А потом я подумал: «Найду я ее из Франции. Покинуть это Средневековье, где ничего нельзя сделать, только шагать и шагать. На цивилизованной земле можно действовать. Есть же организации разные: Красный Крест, консульства. Есть телефон, телеграф, письма. Как только у меня будет хоть одна верная примета — помчусь за ней. Если она в СССР — я эмигрирую в СССР. Вот как надо теперь действовать, и больше никак!»
В тот момент меня как будто осенило. Ослепительно!
И вот я пошел на Запад.
* * *
Все, что движется к Западу, заворачивают на Шверин. Там русские формируют автопоезда, которые переправляют вас в американскую зону. Грузовики сверкают новизной и уже американские.
Десять или двенадцать дорог лучами сходятся к Шверину. Они выплескивают в него плотный поток «перемещенных лиц», которые без конца набиваются в город и его предместья. Всей этой толпе нечего делать, она топчется, дуреет от скуки, теряет терпение, голодает, более или менее больна, мухлюет, играет, ворует, сутенерствует на немецких блядях, дерется на ножах, убивает по темным углам. Русские только того и хотят, как бы поскорее избавиться от этой капиталистической швали и спокойно остаться среди своих, в завоеванной ими стране.
После реквизиции промышленные булочные поставляют липкий хлеб, — наполовину отруби, наполовину мякина, — который мы бесплатно берем в лавчонках, даже без очереди. Просто обслуживаемся. Немцы, они стоят в очереди, они должны платить за несколько граммов их суточного пайка. Если останется. Перепродаешь свой хлеб последнему из очереди за бешеные деньги и идешь себе брать другую буханку, но надо при этом иметь еще наглость, да к тому же и подлость.
Робкое начало организации неразберихи: появляется бюрократия.
Офицеры из бывших военнопленных составляют списки отправок. Контора для французских граждан помещается в школе. Занимают ее двое французов и двое советских. Французы прежде всего охотятся за мошенниками, главным образом за французскими или бельгийскими эсэсовцами, за записавшимися в вермахт, за ополченцами, за коллаборационистами из свиты Петена, за лагерными капо{125}, за укрывающимися немцами… Советским же важно поскорее всех сбагрить и, следовательно, не утруждать себя канцелярщиной. Пусть каждый разбирается со своим сором в своей избе! Тем более, что французы, когда выловят эсэсовца, требуют его себе, чтобы потом судить, в то время как здесь любой эсэсовец расстреливается тут же, внизу, во дворе, — и дело с концом.

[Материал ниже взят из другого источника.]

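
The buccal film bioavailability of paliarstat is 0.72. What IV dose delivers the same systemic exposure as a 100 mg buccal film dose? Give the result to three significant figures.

D_iv = 72.0 mg

Systemic exposure from an extravascular dose = F × D_ev, so the equivalent IV dose is F × D_ev.
D_iv = F × D_ev = 0.72 × 100 = 72 mg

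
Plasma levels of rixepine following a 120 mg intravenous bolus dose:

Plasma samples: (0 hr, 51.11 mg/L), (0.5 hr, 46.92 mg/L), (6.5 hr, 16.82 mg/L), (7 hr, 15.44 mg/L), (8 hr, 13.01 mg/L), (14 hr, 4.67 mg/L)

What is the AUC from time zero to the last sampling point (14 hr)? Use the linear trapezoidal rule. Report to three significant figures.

Trapezoidal AUC_0→14:
  [0→0.5]: (51.11+46.92)/2 × 0.5 = 24.5075
  [0.5→6.5]: (46.92+16.82)/2 × 6 = 191.22
  [6.5→7]: (16.82+15.44)/2 × 0.5 = 8.065
  [7→8]: (15.44+13.01)/2 × 1 = 14.225
  [8→14]: (13.01+4.67)/2 × 6 = 53.04
  Sum = 291.0575 mg/L·hr

AUC = 291 mg/L·hr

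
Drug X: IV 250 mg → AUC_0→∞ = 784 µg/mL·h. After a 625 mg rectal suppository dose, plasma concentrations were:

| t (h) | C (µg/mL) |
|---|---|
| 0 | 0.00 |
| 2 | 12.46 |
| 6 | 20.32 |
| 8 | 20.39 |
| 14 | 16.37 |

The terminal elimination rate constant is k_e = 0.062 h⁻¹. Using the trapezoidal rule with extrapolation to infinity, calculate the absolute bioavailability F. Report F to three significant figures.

Trapezoidal AUC_0→14 (rectal suppository):
  [0→2]: (0.00+12.46)/2 × 2 = 12.46
  [2→6]: (12.46+20.32)/2 × 4 = 65.56
  [6→8]: (20.32+20.39)/2 × 2 = 40.71
  [8→14]: (20.39+16.37)/2 × 6 = 110.28
  Sum = 229.01 µg/mL·h
Tail: C_last/k_e = 16.37/0.062 = 264.032
AUC_0→∞ (rectal suppository) = 229.01 + 264.032 = 493.042 µg/mL·h
F = (AUC_ev/D_ev)/(AUC_iv/D_iv) = (493.042/625)/(784/250) = 0.7888672/3.136 = 0.2516

F = 0.252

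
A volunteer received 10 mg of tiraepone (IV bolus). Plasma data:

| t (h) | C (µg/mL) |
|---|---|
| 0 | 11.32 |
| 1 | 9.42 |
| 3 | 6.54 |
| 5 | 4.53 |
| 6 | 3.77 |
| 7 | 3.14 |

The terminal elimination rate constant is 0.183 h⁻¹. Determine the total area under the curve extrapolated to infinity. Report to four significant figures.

Trapezoidal AUC_0→7:
  [0→1]: (11.32+9.42)/2 × 1 = 10.37
  [1→3]: (9.42+6.54)/2 × 2 = 15.96
  [3→5]: (6.54+4.53)/2 × 2 = 11.07
  [5→6]: (4.53+3.77)/2 × 1 = 4.15
  [6→7]: (3.77+3.14)/2 × 1 = 3.455
  Sum = 45.005 µg/mL·h
Extrapolated tail: C_last / k_e = 3.14 / 0.183 = 17.158
AUC_0→∞ = 45.005 + 17.158 = 62.163 µg/mL·h

AUC = 62.16 µg/mL·h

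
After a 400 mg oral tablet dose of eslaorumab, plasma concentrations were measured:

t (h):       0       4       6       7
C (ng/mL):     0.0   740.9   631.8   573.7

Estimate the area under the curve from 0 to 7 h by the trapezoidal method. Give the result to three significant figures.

AUC = 3460 ng/mL·h

Trapezoidal AUC_0→7:
  [0→4]: (0.0+740.9)/2 × 4 = 1481.8
  [4→6]: (740.9+631.8)/2 × 2 = 1372.7
  [6→7]: (631.8+573.7)/2 × 1 = 602.75
  Sum = 3457.25 ng/mL·h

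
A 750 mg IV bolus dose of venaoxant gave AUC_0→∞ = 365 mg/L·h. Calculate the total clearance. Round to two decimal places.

CL = 2.05 L/h

CL = Dose_iv / AUC_0→∞
   = 750 / 365 = 2.05479 L/h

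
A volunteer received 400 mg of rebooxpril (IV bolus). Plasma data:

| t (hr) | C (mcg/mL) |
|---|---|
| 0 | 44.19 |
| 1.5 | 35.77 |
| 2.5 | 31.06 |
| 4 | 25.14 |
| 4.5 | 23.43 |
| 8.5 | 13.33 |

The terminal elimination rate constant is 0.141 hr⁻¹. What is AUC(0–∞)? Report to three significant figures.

AUC = 316 mcg/mL·hr

Trapezoidal AUC_0→8.5:
  [0→1.5]: (44.19+35.77)/2 × 1.5 = 59.97
  [1.5→2.5]: (35.77+31.06)/2 × 1 = 33.415
  [2.5→4]: (31.06+25.14)/2 × 1.5 = 42.15
  [4→4.5]: (25.14+23.43)/2 × 0.5 = 12.1425
  [4.5→8.5]: (23.43+13.33)/2 × 4 = 73.52
  Sum = 221.1975 mcg/mL·hr
Extrapolated tail: C_last / k_e = 13.33 / 0.141 = 94.539
AUC_0→∞ = 221.1975 + 94.539 = 315.7365 mcg/mL·hr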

Обмен мнениями дается не без труда. Понадобился им переводчик. Предлагаю себя. Меня берут. Сразу имею право на охапку соломы в крытом углу дворика этой школы, где лежат не слишком умирающие больные французы, почти все с поносом.
Продолжается так дня три-четыре, справляюсь с трудом, эти парни, наверно, считают, что опозорятся, если унизятся до того, чтобы говорить помедленнее или хоть повторить, если ты не понял. Но потом явилось двое русских французов, дети белоэмигрантов, и я со всеми распрощался.
* * *
Шверинские ночи. Пулеметные очереди и раскаты смеха: русские патрульные играют в прятки за платанами, прямо под школьными окнами. Нажратые в доску. Время от времени слышится вопль, ругань. Кто-то подкошен автоматной очередью. Вокруг аплодируют: «Ур-ра!»
Всю ночь поносники шастают по сортирам. Я лежу почти на проходе, они спотыкаются об мои оглобли, меня это будит, и снова я окунаюсь в действительность. А действительность такова: Мария исчезла. И сразу — кишки клещами. Мне страшно… И вот как-то ночью понос одолел и меня. Зверски больной выхожу я грузиться на отправку.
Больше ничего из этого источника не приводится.